I don't see it that way at all. The blight is driven by some kind of blind passion. Despite the cunning behind the horde's movements and strategies, they are undeniably animalistic in their execution. There is no thought or even goal behind their actions. Whatever you're giving to Morrigan isn't like that at all. It has the soul of an old god but the control and temperament of a person. You're potentially unleashing a living deity on the world who could uproot or destroy everything even more certainly than the blight ever would. That's not a happy ending, it's potentially trading an even worse future for a single life. It's the biggest gamble possible.

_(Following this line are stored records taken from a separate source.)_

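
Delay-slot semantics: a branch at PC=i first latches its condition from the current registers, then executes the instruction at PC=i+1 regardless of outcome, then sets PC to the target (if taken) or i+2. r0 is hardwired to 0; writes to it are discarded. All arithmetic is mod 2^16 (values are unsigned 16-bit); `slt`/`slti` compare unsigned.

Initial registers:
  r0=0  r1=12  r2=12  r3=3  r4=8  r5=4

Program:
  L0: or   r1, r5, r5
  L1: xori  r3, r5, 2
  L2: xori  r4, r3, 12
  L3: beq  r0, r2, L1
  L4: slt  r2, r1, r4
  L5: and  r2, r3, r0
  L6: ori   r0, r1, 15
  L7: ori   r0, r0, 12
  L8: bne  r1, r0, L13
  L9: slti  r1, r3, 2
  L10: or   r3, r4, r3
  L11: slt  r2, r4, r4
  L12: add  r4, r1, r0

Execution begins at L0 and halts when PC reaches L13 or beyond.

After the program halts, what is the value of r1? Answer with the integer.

0

PC=0  or   r1, r5, r5        | r0=0 r1=4 r2=12 r3=3 r4=8 r5=4
PC=1  xori  r3, r5, 2        | r0=0 r1=4 r2=12 r3=6 r4=8 r5=4
PC=2  xori  r4, r3, 12       | r0=0 r1=4 r2=12 r3=6 r4=10 r5=4
PC=3  beq  r0, r2, L1        | r0=0 r1=4 r2=12 r3=6 r4=10 r5=4  [not taken]
PC=4  slt  r2, r1, r4        | r0=0 r1=4 r2=1 r3=6 r4=10 r5=4
PC=5  and  r2, r3, r0        | r0=0 r1=4 r2=0 r3=6 r4=10 r5=4
PC=6  ori   r0, r1, 15       | r0=0 r1=4 r2=0 r3=6 r4=10 r5=4
PC=7  ori   r0, r0, 12       | r0=0 r1=4 r2=0 r3=6 r4=10 r5=4
PC=8  bne  r1, r0, L13       | r0=0 r1=4 r2=0 r3=6 r4=10 r5=4  [TAKEN]
PC=9  slti  r1, r3, 2        | r0=0 r1=0 r2=0 r3=6 r4=10 r5=4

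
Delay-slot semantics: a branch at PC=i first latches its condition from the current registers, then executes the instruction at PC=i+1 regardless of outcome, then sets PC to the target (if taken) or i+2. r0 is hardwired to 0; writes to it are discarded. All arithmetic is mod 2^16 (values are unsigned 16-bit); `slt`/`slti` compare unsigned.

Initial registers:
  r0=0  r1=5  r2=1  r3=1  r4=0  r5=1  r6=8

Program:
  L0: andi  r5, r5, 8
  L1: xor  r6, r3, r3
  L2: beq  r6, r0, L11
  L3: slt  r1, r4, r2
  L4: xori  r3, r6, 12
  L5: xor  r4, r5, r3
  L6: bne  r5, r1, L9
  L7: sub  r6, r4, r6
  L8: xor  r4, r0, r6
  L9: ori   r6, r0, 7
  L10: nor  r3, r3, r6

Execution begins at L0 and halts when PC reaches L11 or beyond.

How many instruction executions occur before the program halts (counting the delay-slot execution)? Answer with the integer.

4

  step pc=0: andi  r5, r5, 8  regs=(0,5,1,1,0,0,8)
  step pc=1: xor  r6, r3, r3  regs=(0,5,1,1,0,0,0)
  step pc=2: beq  r6, r0, L11  cond=T  regs=(0,5,1,1,0,0,0)
  step pc=3: slt  r1, r4, r2  regs=(0,1,1,1,0,0,0)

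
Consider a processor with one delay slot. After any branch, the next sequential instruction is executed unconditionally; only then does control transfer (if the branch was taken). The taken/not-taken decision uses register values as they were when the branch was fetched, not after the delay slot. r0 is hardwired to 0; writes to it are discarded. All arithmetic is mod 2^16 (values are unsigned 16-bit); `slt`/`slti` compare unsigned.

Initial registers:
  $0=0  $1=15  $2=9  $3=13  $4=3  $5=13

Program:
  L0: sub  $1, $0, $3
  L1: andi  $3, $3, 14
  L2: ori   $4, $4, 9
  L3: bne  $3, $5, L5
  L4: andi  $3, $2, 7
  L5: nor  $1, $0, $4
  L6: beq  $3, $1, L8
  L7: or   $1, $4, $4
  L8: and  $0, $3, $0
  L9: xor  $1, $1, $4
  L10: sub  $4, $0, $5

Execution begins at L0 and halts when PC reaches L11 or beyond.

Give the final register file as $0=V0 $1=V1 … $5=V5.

#0 sub  $1, $0, $3 ; 0/65523/9/13/3/13
#1 andi  $3, $3, 14 ; 0/65523/9/12/3/13
#2 ori   $4, $4, 9 ; 0/65523/9/12/11/13
#3 bne  $3, $5, L5 ; 0/65523/9/12/11/13 ; →target
#4 andi  $3, $2, 7 ; 0/65523/9/1/11/13
#5 nor  $1, $0, $4 ; 0/65524/9/1/11/13
#6 beq  $3, $1, L8 ; 0/65524/9/1/11/13 ; →fallthru
#7 or   $1, $4, $4 ; 0/11/9/1/11/13
#8 and  $0, $3, $0 ; 0/11/9/1/11/13
#9 xor  $1, $1, $4 ; 0/0/9/1/11/13
#10 sub  $4, $0, $5 ; 0/0/9/1/65523/13

$0=0 $1=0 $2=9 $3=1 $4=65523 $5=13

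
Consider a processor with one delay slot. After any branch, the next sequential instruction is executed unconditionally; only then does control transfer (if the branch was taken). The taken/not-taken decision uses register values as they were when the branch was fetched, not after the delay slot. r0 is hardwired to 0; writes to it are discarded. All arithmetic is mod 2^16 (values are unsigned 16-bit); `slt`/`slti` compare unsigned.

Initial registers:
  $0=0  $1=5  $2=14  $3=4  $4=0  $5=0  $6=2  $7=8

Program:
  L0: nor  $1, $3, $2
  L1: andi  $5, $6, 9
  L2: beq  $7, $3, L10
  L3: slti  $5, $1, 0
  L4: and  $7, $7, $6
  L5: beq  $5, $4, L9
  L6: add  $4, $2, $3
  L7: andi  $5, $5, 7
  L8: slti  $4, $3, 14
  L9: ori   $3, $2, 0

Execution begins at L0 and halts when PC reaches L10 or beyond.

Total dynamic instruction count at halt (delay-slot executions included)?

8

  step pc=0: nor  $1, $3, $2  regs=(0,65521,14,4,0,0,2,8)
  step pc=1: andi  $5, $6, 9  regs=(0,65521,14,4,0,0,2,8)
  step pc=2: beq  $7, $3, L10  cond=F  regs=(0,65521,14,4,0,0,2,8)
  step pc=3: slti  $5, $1, 0  regs=(0,65521,14,4,0,0,2,8)
  step pc=4: and  $7, $7, $6  regs=(0,65521,14,4,0,0,2,0)
  step pc=5: beq  $5, $4, L9  cond=T  regs=(0,65521,14,4,0,0,2,0)
  step pc=6: add  $4, $2, $3  regs=(0,65521,14,4,18,0,2,0)
  step pc=9: ori   $3, $2, 0  regs=(0,65521,14,14,18,0,2,0)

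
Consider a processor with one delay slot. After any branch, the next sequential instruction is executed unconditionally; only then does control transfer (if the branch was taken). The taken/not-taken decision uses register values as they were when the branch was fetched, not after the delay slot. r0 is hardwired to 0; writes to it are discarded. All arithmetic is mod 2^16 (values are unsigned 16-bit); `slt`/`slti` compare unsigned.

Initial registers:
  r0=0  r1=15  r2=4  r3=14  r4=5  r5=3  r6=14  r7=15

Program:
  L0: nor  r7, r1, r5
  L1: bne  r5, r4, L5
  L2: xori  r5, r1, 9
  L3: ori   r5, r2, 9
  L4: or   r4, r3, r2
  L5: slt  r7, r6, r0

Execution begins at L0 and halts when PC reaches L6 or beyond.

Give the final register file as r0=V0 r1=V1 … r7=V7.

r0=0 r1=15 r2=4 r3=14 r4=5 r5=6 r6=14 r7=0

#0 nor  r7, r1, r5 ; 0/15/4/14/5/3/14/65520
#1 bne  r5, r4, L5 ; 0/15/4/14/5/3/14/65520 ; →target
#2 xori  r5, r1, 9 ; 0/15/4/14/5/6/14/65520
#5 slt  r7, r6, r0 ; 0/15/4/14/5/6/14/0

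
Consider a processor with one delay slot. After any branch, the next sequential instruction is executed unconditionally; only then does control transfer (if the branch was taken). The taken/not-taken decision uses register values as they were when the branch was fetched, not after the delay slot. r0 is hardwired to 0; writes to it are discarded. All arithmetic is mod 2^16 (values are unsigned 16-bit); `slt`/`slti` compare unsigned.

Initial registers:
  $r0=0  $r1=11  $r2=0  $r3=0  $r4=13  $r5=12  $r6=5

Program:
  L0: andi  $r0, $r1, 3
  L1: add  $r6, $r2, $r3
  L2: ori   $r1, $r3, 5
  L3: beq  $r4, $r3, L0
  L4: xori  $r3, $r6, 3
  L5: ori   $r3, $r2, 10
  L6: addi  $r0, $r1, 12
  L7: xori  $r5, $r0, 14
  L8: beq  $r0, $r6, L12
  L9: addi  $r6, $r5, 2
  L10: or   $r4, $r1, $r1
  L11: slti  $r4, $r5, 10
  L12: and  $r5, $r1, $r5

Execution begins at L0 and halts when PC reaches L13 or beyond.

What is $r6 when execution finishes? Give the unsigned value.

16

#0 andi  $r0, $r1, 3 ; 0/11/0/0/13/12/5
#1 add  $r6, $r2, $r3 ; 0/11/0/0/13/12/0
#2 ori   $r1, $r3, 5 ; 0/5/0/0/13/12/0
#3 beq  $r4, $r3, L0 ; 0/5/0/0/13/12/0 ; →fallthru
#4 xori  $r3, $r6, 3 ; 0/5/0/3/13/12/0
#5 ori   $r3, $r2, 10 ; 0/5/0/10/13/12/0
#6 addi  $r0, $r1, 12 ; 0/5/0/10/13/12/0
#7 xori  $r5, $r0, 14 ; 0/5/0/10/13/14/0
#8 beq  $r0, $r6, L12 ; 0/5/0/10/13/14/0 ; →target
#9 addi  $r6, $r5, 2 ; 0/5/0/10/13/14/16
#12 and  $r5, $r1, $r5 ; 0/5/0/10/13/4/16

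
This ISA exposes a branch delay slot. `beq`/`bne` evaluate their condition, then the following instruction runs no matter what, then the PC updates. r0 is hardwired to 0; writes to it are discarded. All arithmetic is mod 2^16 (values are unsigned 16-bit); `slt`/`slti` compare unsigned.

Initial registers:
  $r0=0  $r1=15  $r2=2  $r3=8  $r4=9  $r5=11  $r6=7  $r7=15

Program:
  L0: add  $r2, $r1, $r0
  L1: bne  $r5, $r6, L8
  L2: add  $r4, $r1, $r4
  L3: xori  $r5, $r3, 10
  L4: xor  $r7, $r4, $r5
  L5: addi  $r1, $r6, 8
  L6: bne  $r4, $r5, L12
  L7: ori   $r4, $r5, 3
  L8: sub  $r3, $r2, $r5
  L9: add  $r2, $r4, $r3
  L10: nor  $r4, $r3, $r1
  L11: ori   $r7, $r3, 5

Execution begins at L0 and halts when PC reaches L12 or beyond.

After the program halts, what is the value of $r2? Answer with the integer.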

To me that was totally unacceptable, and so Morrigan ran off and Alistar took one for the team because he wubbed me. That ended up being a very striking ending to me because I didn't see any way out of it. Every option available was bad. I mean you basically gave Morrigan a Bhaalspawn to save one person. What if you end up getting a Sarevok out of that? 

 

Of course that was when I was looking at it in the moment. By the time you get to Dragon Age 2 you see that franchising this series kind of ruins it. Instead of making a bunch of self contained stories across the globe, something as big as Morrigan's baby is too big to possibly factor in to future games. It's big enough to make a game out of itself. And if they did make such a game, they're most likely going to just put a magic fix button on everything instead of ending up with an upending change. But that's why we have headcanon, I guess.